В землянке давно беспокоилась мать, вытягивая свою бесконечную нить.
— Где так, сынок, задержался? А я уже чего ни передумала: не упал ли на дороге. Мерзлота, гололед теперь, что и здоровый рушится с ног, как старик-побирушка. Федя, а тебе не пора спать?
— Он, мама, пока что поживет у нас, а дальше увидим. Правда, Федя?
— Не знаю, — растерялся паренек. — Я завтра вылью воду из погреба и переберусь туда.
— Ой ты горе мое, — Марко прижал ребенка. — Раздевайся скорее, есть не хочешь?
— Я же у вас ужинал.
— Но в печи тебе, может, такие приснились блюда, что сразу оголодал. Не снились?
— Маму видел во сне, — тихо сказал паренек, и лицо его стало взрослее. — Они шли долиной, а я настигал их и догнать не мог.
— Уже и не догонишь, дитя, — запечалилась Анна и кончиком платки вытерла глаза. — Не тесно вам будет здесь? — показала на застеленный помост из нескольких досок, который служил кроватью.
— Поместимся, мама.
— Должны. Только подушек у меня нет. Мурашки и те имеют подушки, а мы сейчас без них живем.
— Как, Федя, переживем это бедствие, или ты никак не можешь без подушек?
— Такое скажете, — улыбнулся паренек, снимая великоватую рубашку.
— Мама, а что делает Тодох Мамура?
— Нашел кого против ночи вспоминать, — сразу же недовольство начало затекать в ее морщины. — Был душегубом и вором, таким и остался. Сначала он грабил отдельных людей, а теперь весь колхоз. Безбородько назначил его завхозом.
— Мамура — и завхоз!?
— Ну да. Вот и стараются оба, социализм растягивают по уголкам и закоулкам.
— Ну, а люди как же?
— Люди! Да кто советуется с ними? Мужчины на войне, а здесь бабами командовать не тяжкое терпеть, трудности военные, — перекривила Безбородько. — Его иногда еще и нахваливает начальство, потому что сяк-так выполняет планы. Хитрый мурло, знает: сколько бабы ни станут кричать, но не они, а начальство будет снимать или назначать его. Отдыхай уже.
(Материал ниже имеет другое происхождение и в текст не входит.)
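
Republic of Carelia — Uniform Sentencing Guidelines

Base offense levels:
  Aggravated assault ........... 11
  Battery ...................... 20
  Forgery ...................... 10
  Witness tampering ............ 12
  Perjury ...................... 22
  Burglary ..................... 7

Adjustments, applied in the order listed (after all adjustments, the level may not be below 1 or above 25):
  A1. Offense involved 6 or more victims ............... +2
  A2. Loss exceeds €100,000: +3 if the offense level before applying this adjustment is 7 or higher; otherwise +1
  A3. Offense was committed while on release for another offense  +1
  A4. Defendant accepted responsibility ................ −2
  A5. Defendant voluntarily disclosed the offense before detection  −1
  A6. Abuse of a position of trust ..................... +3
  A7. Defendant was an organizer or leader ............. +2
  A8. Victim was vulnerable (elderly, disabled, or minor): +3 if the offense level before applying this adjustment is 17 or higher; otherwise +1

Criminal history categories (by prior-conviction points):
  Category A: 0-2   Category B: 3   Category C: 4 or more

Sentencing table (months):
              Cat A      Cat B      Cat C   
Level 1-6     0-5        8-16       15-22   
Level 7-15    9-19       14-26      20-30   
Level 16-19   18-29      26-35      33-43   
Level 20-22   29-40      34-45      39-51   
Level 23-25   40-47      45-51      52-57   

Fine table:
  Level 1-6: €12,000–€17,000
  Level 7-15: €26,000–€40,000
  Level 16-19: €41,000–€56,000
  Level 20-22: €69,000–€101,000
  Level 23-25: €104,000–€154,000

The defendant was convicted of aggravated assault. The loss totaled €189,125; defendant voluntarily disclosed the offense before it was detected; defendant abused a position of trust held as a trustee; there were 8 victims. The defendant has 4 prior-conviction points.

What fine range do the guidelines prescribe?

Base offense level for aggravated assault: 11.
A1 applies: 11 + 2 = 13.
A2 applies (level before this adjustment is 13 ≥ 7, so +3): 13 + 3 = 16.
A3 does not apply.
A4 does not apply.
A5 applies: 16 − 1 = 15.
A6 applies: 15 + 3 = 18.
A7 does not apply.
Final offense level: 18.
Level 18 falls in the 16-19 band.
Fine table: Level 16-19 → €41,000–€56,000.

€41,000–€56,000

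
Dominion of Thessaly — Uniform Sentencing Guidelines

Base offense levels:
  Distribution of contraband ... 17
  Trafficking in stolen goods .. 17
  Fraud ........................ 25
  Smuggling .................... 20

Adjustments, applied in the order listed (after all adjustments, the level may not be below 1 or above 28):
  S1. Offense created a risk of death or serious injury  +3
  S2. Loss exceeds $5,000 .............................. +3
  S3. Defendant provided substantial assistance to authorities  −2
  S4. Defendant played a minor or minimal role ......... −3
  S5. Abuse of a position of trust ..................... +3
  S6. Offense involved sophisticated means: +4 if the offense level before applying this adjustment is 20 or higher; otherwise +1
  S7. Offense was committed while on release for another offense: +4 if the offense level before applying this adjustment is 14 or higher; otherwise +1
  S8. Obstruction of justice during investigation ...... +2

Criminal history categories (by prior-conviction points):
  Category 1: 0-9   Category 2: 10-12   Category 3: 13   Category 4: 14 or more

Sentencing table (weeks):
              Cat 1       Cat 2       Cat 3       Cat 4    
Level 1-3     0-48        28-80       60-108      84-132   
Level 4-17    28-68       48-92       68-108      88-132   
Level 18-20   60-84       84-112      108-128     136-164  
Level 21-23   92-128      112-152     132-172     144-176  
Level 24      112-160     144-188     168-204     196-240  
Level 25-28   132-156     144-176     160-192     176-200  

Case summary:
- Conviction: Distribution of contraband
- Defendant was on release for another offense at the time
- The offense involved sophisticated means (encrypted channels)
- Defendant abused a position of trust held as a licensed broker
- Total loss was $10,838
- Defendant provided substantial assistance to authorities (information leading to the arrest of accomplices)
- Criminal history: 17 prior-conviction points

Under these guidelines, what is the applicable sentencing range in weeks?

176-200 weeks

Base offense level for distribution of contraband: 17.
S1 does not apply.
S2 applies: 17 + 3 = 20.
S3 applies: 20 − 2 = 18.
S4 does not apply.
S5 applies: 18 + 3 = 21.
S6 applies (level before this adjustment is 21 ≥ 20, so +4): 21 + 4 = 25.
S7 applies (level before this adjustment is 25 ≥ 14, so +4): 25 + 4 = 29.
Level 29 exceeds the maximum of 28; capped at 28.
Final offense level: 28.
Criminal history: 17 prior points → Category 4 (14+).
Level 28 falls in the 25-28 band.
Grid: Level 25-28 × Category 4 = 176-200 weeks.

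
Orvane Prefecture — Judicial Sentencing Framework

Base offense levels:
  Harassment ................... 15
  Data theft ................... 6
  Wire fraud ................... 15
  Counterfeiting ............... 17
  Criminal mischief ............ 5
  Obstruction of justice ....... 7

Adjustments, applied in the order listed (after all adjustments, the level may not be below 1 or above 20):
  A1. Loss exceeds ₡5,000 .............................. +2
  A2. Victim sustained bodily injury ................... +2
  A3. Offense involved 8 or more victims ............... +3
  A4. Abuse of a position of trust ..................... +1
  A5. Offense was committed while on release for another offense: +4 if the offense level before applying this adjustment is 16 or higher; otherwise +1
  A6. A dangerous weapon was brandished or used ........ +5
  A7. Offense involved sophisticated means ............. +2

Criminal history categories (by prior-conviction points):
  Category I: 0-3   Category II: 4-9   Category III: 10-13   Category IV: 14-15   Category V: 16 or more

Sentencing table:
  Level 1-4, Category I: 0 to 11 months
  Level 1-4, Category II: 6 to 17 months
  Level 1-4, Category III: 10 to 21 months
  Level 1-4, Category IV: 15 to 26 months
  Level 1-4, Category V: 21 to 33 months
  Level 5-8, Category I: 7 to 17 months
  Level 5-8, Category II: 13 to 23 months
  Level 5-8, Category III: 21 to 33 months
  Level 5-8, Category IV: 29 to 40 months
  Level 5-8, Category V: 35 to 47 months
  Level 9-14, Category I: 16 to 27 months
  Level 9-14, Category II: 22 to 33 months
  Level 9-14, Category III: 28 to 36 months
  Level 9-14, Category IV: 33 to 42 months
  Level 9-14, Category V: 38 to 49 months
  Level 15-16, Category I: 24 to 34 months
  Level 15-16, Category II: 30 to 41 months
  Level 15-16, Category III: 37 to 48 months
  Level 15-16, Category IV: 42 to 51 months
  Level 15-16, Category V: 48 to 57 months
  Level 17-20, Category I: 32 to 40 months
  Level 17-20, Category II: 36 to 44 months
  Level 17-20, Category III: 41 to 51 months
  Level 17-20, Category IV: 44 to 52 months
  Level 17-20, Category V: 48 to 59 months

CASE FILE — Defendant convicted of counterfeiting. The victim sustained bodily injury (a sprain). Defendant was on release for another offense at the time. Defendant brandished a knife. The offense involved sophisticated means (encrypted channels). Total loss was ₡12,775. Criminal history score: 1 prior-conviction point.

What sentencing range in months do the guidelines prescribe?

Base offense level for counterfeiting: 17.
A1 applies: 17 + 2 = 19.
A2 applies: 19 + 2 = 21.
A3 does not apply.
A4 does not apply.
A5 applies (level before this adjustment is 21 ≥ 16, so +4): 21 + 4 = 25.
A6 applies: 25 + 5 = 30.
A7 applies: 30 + 2 = 32.
Level 32 exceeds the maximum of 20; capped at 20.
Final offense level: 20.
Criminal history: 1 prior point → Category I (0-3).
Level 20 falls in the 17-20 band.
Grid: Level 17-20 × Category I = 32-40 months.

32-40 months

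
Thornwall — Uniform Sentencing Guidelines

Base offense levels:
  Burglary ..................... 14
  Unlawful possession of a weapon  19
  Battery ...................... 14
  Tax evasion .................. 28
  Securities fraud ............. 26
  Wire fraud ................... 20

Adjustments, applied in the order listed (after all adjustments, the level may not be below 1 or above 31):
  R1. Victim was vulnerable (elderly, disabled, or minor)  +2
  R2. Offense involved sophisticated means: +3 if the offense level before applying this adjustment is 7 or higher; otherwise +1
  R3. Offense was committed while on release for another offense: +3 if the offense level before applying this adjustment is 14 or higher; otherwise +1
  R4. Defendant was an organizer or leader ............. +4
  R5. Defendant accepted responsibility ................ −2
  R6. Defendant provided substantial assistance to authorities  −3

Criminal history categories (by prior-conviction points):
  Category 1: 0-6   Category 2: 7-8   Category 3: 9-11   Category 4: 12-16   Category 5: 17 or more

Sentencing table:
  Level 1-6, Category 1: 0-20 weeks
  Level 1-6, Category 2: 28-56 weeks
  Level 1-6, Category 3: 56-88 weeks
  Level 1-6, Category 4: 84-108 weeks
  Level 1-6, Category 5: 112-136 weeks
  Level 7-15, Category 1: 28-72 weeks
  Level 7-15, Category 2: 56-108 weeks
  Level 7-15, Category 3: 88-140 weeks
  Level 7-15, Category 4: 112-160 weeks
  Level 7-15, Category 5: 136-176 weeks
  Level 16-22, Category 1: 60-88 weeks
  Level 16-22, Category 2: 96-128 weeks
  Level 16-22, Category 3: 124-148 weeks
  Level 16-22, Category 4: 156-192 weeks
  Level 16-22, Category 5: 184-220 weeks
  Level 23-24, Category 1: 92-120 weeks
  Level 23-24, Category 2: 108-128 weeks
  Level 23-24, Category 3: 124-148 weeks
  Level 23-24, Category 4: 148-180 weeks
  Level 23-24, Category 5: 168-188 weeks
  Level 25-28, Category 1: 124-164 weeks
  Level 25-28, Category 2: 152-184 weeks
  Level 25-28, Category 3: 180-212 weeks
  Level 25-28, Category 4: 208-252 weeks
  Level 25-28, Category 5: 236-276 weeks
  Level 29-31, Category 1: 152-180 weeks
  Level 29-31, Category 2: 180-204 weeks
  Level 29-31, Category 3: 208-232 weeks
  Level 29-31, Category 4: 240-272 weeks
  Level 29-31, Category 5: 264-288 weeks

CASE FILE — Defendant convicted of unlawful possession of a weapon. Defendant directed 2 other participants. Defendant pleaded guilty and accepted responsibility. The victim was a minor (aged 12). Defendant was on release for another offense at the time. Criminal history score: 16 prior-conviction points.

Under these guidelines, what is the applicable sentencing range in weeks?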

С невеселыми мыслями ложился Марко. Он долго не мог уснуть, а когда сон начал плести возле глаз свою теплую основу, ее разорвал зайчонок: он хоть и тихонько прыгал по землянке, но крепко бил о пол обрубком хвоста.
…К Марку сходились и сходились люди, и те, что жили, и те, что остались только в списках. Потом приятное покачивание вынесло землянку наверх, и она стала хатой, из окон которой было видно сады, луки и ставок. Сады были обгорелыми. Но на их черных искореженных руках буйно цвел и трепетал розовый цвет. Марко в удивлении остановился перед одной яблонькой, которая завершалась роскошным гербом цвета, припал к ее обугленному стволу и услышал под корой перестук сока. Он так отзывался в дереве, будто оно имело человеческое сердце. А на пруду рыбаки тянули тяжелую тоню, над ними пели те самые кулички-травники, которых он видел под кустом телореза. Дальше появилась церковь, старые образа на ней казались потемневшими куклами пряжи. Сучковатый отец Хрисантий встретил его с какой-то бутылкой в руках и хитро улыбнулся:
«Нет вашего Заднепровского, — уже в новой школе орудует. А я перехожу в самодеятельность. В последний раз в церкви пью, хватит грешить».
Марко пошел в школу. Возле осокорей, где он встретил свою судьбу, над ним загремел пушечный гром. Марко поднял голову и на облаке увидел бородатого веселощекого деда с солдатскими обмотками на ногах. Дед подмигнул ему:
— Испугался? Это не пушки, а я, гром, гремел. Слышишь, война закончилась! Вот и будь здоров и ничего не бойся. Поплыл на облаке прорицать победу…
Марко проснулся с улыбкой на устах, повернулся, крякнул и услышал тихий голос Федька:
— Вы не спите?
— Не сплю.
— А слышали, как во сне смеялись?
— Не слышал.
Паренек рукой нащупал Маркову руку и что-то ткнул в нее:
— Возьмите себе, Марко Трофимович.
— Что это, Федю?
— Зажигалка. Все-таки пусть она будет у вас. В хозяйстве пригодится, — сказал словами Марка.
Мужчина понял, что сейчас делается в детской душе.
— Ну, спасибо, Федя, за подарок. Теперь и я буду с огнем! Давно не имел такого славного подарка.
— В самом деле? — обрадовался паренек.
— В самом деле. А если захочешь поиграть ею, бери у меня, обижаться не буду, — прижал к себе ребенка и вздохнул.